Pretty sure a lot of us have been saying this since the beginning:
CNN medical analyst and Washington Post columnist Dr. Leana Wen admitted in a column, Friday, that the medical community is “overcounting” the amount of “COVID deaths and hospital…
nypost.com
Here is the original WaPo article. I don't have a sub, but for those who do:
The COVID overcounting should not really not a surprise to anyone- especially when there is no differentiation between deaths caused by COVID and deaths associated by COVID. This is especially true early in the pandemic when there was nothing resembling standardized reporting. What you consider to be a COVID death can be complicated when you have a patient with other comorbidities.

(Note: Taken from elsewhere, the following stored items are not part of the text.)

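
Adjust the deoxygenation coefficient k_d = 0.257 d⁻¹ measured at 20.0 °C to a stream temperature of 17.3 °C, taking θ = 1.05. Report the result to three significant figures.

k_d(T₂) = k_d(T₁) · θ^(T₂−T₁) = 0.257 × 1.05^(17.3−20.0)
= 0.257 × 1.05^-2.70 = 0.257 × 0.8766 = 0.2253 d⁻¹.

k_d ≈ 0.225 d⁻¹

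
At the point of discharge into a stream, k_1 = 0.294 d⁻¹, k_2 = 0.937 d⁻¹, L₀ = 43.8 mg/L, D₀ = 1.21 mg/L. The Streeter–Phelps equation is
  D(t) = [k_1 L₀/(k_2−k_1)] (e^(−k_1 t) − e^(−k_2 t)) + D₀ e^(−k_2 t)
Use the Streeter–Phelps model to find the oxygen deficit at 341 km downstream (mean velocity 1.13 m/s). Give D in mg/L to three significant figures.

D ≈ 6.46 mg/L

Travel time t = x/v = 341 km / (1.13 m/s) = 341000 m / 1.13 m/s = 301800 s = 3.493 d.
k_1 L₀/(k_2−k_1) = 0.294×43.8/(0.937−0.294) = 12.88/0.6430 = 20.03 mg/L.
e^(−k_1 t) = e^(−0.294×3.493) = 0.3581; e^(−k_2 t) = e^(−0.937×3.493) = 0.03791.
D = 20.03 × (0.3581 − 0.03791) + 1.21 × 0.03791 = 6.413 + 0.04587 = 6.459 mg/L.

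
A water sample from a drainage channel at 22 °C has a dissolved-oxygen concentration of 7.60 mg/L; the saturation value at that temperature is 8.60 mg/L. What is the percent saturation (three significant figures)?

88.4 % saturation

% saturation = C/C_s × 100 = 7.60/8.60 × 100 = 88.4 %.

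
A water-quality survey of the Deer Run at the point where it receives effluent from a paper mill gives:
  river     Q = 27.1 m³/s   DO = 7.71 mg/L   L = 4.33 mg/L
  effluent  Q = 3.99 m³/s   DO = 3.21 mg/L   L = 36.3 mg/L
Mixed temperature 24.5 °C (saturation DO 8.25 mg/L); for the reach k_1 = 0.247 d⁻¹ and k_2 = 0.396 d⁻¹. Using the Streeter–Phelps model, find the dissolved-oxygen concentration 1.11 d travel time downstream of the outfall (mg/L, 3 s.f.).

Mixed DO = (27.1×7.71 + 3.99×3.21)/(27.1+3.99) = 221.7/31.09 = 7.132 mg/L.
Mixed L₀ = (27.1×4.33 + 3.99×36.3)/(31.09) = 262.2/31.09 = 8.433 mg/L.
Initial deficit D₀ = C_s − DO₀ = 8.25 − 7.132 = 1.118 mg/L.
D(1.11) = [0.247×8.433/(0.396−0.247)](e^(−0.247×1.11) − e^(−0.396×1.11)) + 1.118 e^(−0.396×1.11)
= 13.98 × (0.7602 − 0.6443) + 1.118 × 0.6443 = 2.340 mg/L.
DO = 8.25 − 2.340 = 5.910 mg/L.

DO ≈ 5.91 mg/L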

Here in Mass, less than a year ago, the state concluded they had overcounted COVID deaths by 15%- 4000+ deaths. Here’s how things worked here:
- 2020-2021- Anyone who died with a previous diagnosis of COVID was counted, even if they died in car accident from obvious trauma.
- 2021-2021- Anyone who had COVID within 60 days of dying was counted, unless the result of obvious trauma (ie car accidents not counted)
- **2022+ - Anyone who dies of COVID directly or where COVID contributes to death or who dies of “natural causes” within 30 days of COVID diagnosis (presumptive or lab confirmed Dx). It can also include family members who claim/believe the person died of COVID.
**The last bullet is (my paraphrased summary) of the
national standard for COVID reporting. I’m not sure if all states use the CSTE criteria, but many do. As you can see, there is a lot of wiggle room here.
I expect it will take years to sort this out these statistics, as often is the case with epidemics. And there will never be a definite figure.
COVID hospitalizations are also a mess because in many states, anyone hospitalized with COVID is counted as a COVID hospitalization. While the media often did not correctly report these numbers in the correct context, the general sentiment holds true- the more hospitalizations, the more cases among the population, and the more related deaths. I believe the CDC has now made it so only patients receiving treatment for severe COVID are reported.
The least accurate figure by far is the case count. Now that we have at-home rapid tests, there far less reporting on positive results. Most people aren’t going to upload their result per the mfg website or call their doctor to inform them unless they’re really not feeling well.
Over Xmas the state reported case counts around here were stable. But practically 1/3 of people I know got COVID during December… more than I’d ever seen at once. Deaths increased slightly which also suggests a rise. Wastewater virus levels skyrocketed. So I’d say our population-wide case reporting system is pretty useless at this point.
Epidemiology on pandemics/endemic diseases like COVID is tough to track. We’re never going to have anything close to an exact number, only a range of estimates.
Unfortunately any speak of COVID in the mass media either has some underlying political agenda or is interpreted to have one by people who have strong political opinions. I don’t have a WaPo subscription so I can’t make that assessment on the original article. But I don’t think it’s an unreasonable argument. For the sake of public argument though, I’m not quite sure why it matters at this point… aside for people comparing states’ fatality rates with no other variables considered to generate political commentary.
I’m very much over the toxic political BS that has destroyed public health.